Major cities—including Beijing, Shenzhen, Guangzhou, Shanghai, and Chengdu—take the top five places in the report’s “overall smart life index” ranking, which measures cities’ mobile payment penetration in three categories: commerce, social, and welfare. But the trend is happening outside the big cities, too. Dongguan, the southern Chinese city outside of Shenzhen famously known as the factory of the world, comes in at number 5. Foshan, another small city in the region known for its furniture manufacturing, made it into the top 10. As the report states, smart cities are closing the city-rural gap in China.

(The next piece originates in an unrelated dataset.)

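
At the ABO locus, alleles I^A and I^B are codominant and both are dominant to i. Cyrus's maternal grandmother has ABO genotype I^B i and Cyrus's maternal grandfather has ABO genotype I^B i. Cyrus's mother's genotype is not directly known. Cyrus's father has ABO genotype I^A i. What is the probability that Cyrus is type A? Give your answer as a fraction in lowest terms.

1/4

Cyrus's mother's ABO genotype from I^B i × I^B i: 1/4 I^B I^B, 1/2 I^B i, 1/4 i i.
Crossing each possibility with the father I^A i and summing P(type A): 1/4·0 + 1/2·1/4 + 1/4·1/2 = 1/4.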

Cashless penetration is slower among the older generation, however. The average amount of cash people carry declines with age, the report shows. People born in the 60s carry up to RMB 557 on average and the post-90s generation are going out with just RMB 172 in their pocket. Until WeChat Pay came around in 2013, the country was still largely a cash society as credit cards never took off in China like it did in the U.S. Transaction volume of mobile payment has jumped from $183 in 2013 to $2.4 trillion in 2016. China’s adoption rate of mobile payment solutions has grown to 73% this year, based on a survey released by YouGov in July.
As Ben Thompson, founder of tech analysis site Stratechery, puts it:
“The U.S. was first to credit cards, and everyone there has a personal computer. But China, where everyone is on their phones all the time, is now ahead in mobile commerce and mobile payments by virtue of leapfrogging the PC and credit cards.”